Therefore say, ‘Thus says the Lord God: Though I removed them far off among the nations, and though I scattered them among the countries, yet I have been a sanctuary to them for a while in the countries where they have gone.’ - Ezekiel 11.6 ESV

“Sanctuary” has become an important term for me in the past three days. In our church, there’s the proposal to change the sanctuary somewhat by trialling the use of chairs in place of pews for the summer in the first couple of rows. But then there’s also the sanctuary we call “home.” On Tuesday, one of our members called me up after picking up a woman out in the pouring rain from a bus stop. The woman was homeless, had fled a domestic violence issue in Baltimore, and was relying on the minimal shelter of a bus stop to sleep and maintain her for the past couple of weeks. After trying to get her into a shelter and finding them full, we used church resources to put her into a hotel for two nights. The next day, she went to a doctors appointment, then to social services, and still had no where to go. She kept in touch with me and our church member, asking for prayers, knowing that she had one more night of clean sheets and a roof. 
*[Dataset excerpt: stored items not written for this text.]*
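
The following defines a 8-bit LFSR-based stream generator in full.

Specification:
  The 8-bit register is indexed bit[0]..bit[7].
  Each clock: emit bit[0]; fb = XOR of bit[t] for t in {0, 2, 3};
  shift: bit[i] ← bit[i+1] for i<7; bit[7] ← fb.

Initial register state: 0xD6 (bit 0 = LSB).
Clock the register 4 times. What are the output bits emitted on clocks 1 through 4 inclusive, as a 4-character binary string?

0110

reg_0 = 0xD6
clock 1: out=0, reg = 0xEB
clock 2: out=1, reg = 0x75
clock 3: out=1, reg = 0x3A
clock 4: out=0, reg = 0x9D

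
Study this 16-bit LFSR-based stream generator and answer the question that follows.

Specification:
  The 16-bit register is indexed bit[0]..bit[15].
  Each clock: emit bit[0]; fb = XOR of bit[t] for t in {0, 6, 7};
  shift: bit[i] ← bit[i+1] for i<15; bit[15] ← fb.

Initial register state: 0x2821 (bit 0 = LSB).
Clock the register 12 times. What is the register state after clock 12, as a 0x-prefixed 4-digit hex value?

reg_0 = 0x2821
clock 1: out=1, reg = 0x9410
clock 2: out=0, reg = 0x4A08
clock 3: out=0, reg = 0x2504
clock 4: out=0, reg = 0x1282
clock 5: out=0, reg = 0x8941
clock 6: out=1, reg = 0x44A0
clock 7: out=0, reg = 0xA250
clock 8: out=0, reg = 0xD128
clock 9: out=0, reg = 0x6894
clock 10: out=0, reg = 0xB44A
clock 11: out=0, reg = 0xDA25
clock 12: out=1, reg = 0xED12

0xED12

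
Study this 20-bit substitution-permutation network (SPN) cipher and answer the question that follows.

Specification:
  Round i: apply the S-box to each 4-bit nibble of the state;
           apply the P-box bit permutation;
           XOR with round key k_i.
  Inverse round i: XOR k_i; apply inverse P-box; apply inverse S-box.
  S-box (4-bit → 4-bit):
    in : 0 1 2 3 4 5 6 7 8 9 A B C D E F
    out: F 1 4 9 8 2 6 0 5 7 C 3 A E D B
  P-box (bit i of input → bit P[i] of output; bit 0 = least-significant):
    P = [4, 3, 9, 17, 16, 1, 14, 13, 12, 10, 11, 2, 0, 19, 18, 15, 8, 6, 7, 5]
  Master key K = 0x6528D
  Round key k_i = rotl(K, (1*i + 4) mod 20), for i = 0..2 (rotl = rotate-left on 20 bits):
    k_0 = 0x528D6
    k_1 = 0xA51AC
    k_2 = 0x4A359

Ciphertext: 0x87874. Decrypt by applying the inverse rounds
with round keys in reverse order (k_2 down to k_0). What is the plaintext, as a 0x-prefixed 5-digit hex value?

0xB61E7

s_0 = ciphertext = 0x87874
s_1 = InvRound(s_0, k_2) = 0x30E26
s_2 = InvRound(s_1, k_1) = 0x85996
s_3 = InvRound(s_2, k_0) = 0xB61E7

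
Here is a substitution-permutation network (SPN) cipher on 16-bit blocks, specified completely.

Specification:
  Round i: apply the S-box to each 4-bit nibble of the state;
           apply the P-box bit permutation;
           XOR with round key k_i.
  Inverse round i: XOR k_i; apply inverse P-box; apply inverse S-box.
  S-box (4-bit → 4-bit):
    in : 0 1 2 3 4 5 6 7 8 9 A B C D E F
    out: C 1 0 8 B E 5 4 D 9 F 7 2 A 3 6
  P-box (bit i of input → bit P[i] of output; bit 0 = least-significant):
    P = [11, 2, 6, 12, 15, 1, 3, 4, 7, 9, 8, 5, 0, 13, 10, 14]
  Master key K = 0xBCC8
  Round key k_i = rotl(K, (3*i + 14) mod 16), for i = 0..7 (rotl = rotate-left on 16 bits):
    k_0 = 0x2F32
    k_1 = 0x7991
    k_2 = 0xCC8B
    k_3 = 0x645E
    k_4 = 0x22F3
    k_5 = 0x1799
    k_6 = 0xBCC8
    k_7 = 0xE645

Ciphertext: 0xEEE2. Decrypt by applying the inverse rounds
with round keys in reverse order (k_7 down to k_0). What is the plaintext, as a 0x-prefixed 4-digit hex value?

0xD092

s_0 = ciphertext = 0xEEE2
s_1 = InvRound(s_0, k_7) = 0x19CE
s_2 = InvRound(s_1, k_6) = 0xF7EC
s_3 = InvRound(s_2, k_5) = 0x439F
s_4 = InvRound(s_3, k_4) = 0xD07F
s_5 = InvRound(s_4, k_3) = 0xB313
s_6 = InvRound(s_5, k_2) = 0x5B09
s_7 = InvRound(s_6, k_1) = 0xCE02
s_8 = InvRound(s_7, k_0) = 0xD092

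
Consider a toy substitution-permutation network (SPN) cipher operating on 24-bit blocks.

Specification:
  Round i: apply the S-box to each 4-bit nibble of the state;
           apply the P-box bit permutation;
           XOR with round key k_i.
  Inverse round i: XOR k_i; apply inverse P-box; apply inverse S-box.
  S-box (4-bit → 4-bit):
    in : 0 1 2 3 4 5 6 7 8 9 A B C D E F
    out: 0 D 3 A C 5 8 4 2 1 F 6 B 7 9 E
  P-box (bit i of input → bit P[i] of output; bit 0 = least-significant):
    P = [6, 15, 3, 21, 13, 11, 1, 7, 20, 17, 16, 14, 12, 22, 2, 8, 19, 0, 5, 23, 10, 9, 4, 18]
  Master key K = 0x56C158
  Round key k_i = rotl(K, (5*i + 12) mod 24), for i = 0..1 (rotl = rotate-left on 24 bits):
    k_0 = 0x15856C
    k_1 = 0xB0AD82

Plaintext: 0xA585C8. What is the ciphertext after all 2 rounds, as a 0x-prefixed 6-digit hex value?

s_0 = plaintext = 0xA585C8
s_1 = Round(s_0, k_0) = 0x482BDC
s_2 = Round(s_1, k_1) = 0xD715D1

0xD715D1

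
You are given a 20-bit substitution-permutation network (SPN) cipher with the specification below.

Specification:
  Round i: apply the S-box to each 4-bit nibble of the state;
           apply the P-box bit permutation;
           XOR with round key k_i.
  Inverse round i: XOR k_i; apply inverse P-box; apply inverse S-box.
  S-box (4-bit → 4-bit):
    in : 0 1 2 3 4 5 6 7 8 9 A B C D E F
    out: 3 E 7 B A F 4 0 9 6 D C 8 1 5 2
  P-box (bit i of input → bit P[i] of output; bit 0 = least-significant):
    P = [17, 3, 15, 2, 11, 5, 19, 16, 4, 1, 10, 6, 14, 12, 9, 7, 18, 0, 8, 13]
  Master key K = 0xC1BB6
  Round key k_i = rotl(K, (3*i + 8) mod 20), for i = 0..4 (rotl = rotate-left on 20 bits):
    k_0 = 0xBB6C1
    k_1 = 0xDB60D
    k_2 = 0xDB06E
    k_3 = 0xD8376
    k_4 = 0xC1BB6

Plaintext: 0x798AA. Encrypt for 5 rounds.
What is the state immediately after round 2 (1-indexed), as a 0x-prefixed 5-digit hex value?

0x36460

s_0 = plaintext = 0x798AA
s_1 = Round(s_0, k_0) = 0x02C95
s_2 = Round(s_1, k_1) = 0x36460
s_3 = Round(s_2, k_2) = 0x39225
s_4 = Round(s_3, k_3) = 0x33D49
s_5 = Round(s_4, k_4) = 0x9EB0F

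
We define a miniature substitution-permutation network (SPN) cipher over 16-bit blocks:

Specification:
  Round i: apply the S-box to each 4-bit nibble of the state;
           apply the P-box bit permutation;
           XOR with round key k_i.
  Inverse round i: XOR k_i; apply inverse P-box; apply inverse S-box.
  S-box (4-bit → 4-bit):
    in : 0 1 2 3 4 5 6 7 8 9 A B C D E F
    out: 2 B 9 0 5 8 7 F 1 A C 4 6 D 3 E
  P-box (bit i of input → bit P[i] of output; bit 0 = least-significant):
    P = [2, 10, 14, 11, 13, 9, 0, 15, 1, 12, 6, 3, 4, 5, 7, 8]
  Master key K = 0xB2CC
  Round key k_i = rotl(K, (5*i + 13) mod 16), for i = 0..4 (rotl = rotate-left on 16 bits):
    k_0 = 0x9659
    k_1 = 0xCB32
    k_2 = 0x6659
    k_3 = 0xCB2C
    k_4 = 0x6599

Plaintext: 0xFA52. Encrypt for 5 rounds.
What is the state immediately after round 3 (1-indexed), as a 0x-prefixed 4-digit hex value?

0x07C2

s_0 = plaintext = 0xFA52
s_1 = Round(s_0, k_0) = 0x1FB5
s_2 = Round(s_1, k_1) = 0xD24B
s_3 = Round(s_2, k_2) = 0x07C2
s_4 = Round(s_3, k_3) = 0xD143
s_5 = Round(s_4, k_4) = 0x5402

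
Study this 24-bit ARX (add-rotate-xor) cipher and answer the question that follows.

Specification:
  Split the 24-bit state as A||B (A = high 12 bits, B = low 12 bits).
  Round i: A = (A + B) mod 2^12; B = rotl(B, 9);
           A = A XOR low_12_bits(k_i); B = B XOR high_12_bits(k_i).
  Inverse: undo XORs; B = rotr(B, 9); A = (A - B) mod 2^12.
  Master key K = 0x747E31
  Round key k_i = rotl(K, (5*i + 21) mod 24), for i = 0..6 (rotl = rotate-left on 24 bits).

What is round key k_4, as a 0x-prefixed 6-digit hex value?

0x62E8FC

K = 0x747E31
k_0 = rotl(K, (5*0+21) mod 24) = rotl(K, 21) = 0x2E8FC6
k_1 = rotl(K, (5*1+21) mod 24) = rotl(K, 2) = 0xD1F8C5
k_2 = rotl(K, (5*2+21) mod 24) = rotl(K, 7) = 0x3F18BA
k_3 = rotl(K, (5*3+21) mod 24) = rotl(K, 12) = 0xE31747
k_4 = rotl(K, (5*4+21) mod 24) = rotl(K, 17) = 0x62E8FC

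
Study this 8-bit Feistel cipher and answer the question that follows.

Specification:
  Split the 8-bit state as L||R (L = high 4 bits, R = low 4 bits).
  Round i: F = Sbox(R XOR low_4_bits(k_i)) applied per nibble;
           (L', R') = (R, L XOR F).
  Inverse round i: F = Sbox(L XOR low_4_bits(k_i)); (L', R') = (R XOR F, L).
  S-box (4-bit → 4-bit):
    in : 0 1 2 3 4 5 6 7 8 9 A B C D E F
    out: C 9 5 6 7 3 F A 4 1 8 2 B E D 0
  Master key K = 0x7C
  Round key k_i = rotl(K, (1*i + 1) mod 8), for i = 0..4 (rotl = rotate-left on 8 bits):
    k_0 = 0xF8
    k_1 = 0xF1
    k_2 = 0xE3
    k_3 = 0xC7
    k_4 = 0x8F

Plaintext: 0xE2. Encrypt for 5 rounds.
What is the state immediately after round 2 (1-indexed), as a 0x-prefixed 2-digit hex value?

s_0 = plaintext = 0xE2
s_1 = Round(s_0, k_0) = 0x26
s_2 = Round(s_1, k_1) = 0x68
s_3 = Round(s_2, k_2) = 0x84
s_4 = Round(s_3, k_3) = 0x4E
s_5 = Round(s_4, k_4) = 0xED

0x68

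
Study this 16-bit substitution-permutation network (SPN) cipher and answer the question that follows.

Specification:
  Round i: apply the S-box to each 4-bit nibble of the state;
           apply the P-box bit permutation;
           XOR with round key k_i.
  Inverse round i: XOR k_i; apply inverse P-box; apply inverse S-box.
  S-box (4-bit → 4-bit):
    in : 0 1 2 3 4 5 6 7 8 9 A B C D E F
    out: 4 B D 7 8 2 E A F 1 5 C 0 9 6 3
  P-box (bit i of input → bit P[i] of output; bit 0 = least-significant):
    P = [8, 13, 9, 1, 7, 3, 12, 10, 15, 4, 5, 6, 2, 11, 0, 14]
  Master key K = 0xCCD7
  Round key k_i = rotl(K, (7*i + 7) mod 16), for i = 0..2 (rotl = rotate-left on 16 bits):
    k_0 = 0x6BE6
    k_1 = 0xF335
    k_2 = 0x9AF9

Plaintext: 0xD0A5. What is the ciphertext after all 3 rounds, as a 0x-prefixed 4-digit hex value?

s_0 = plaintext = 0xD0A5
s_1 = Round(s_0, k_0) = 0x1B42
s_2 = Round(s_1, k_1) = 0xBC53
s_3 = Round(s_2, k_2) = 0xF9F0

0xF9F0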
Thursday morning, she called me up and asked if I would pray with her over the phone as she prepared to check out. I did, praying for open doors, patience, strength, and courage. I prayed that help could come from unexpected quarters, citing the parable of the Good Samaritan. I could not imagine her position. It’s never easy to tell someone that the time is up, and to go back outside, knowing that she was likely returning to a bus stop. Having just moved into a new house, this is even more keenly felt.

A couple of hours later, a social worker from YWCA called and said we could get her into Sarah’s House, the main shelter in Anne Arundel County, if she went to social services in Glen Burnie right away. It took the better part of the day to make that happen, along with some disappointments that almost derailed the effort, but we got her to Glen Burnie. She slept in Sarah’s House last night. She gave thanks to God to be there. 

Later on Thursday, I received a call from Suzanne Martin, who coordinates the Annapolis sanctuary network for immigrant justice. Guillermo, a person whose family we have supported through that effort, had been denied a Motion to Remain. This means he could be deported anytime. An appeal is being lodged. Still, this is a heart-wrenching for his family, who have permission to remain. It is difficult for those with whom he worked. He has no sanctuary, sharing a two-person cell with two other people in Frederick. Yet yesterday afternoon, another church member, me, and Suzanne sat down for coffee and discussed a scholarship to AACC for his daughter through the sanctuary effort, for she is here having been granted asylum.

Finding sanctuary will mean different things based on circumstance. It may be a motel room or Sarah’s House. It might mean a sanctuary for worship. It could mean an education. In the course of two days, the people of this church explored all of those meanings in great depth, emotionally and otherwise. There was success and failure. There is prayer. There were tears of joy and tears of grief. 

These have been a stressful few days. I had hoped for restful days leading up to General Synod so I could read and prepare for that event. Those church members who have been working on these issues also had other plans, too. Yet this is a calling, and I give thanks to God to be part of a church that lives its life in such a way. These are not rare stories in UCC Annapolis. May we all be so blessed.

Thank you for all your gifts and your giving.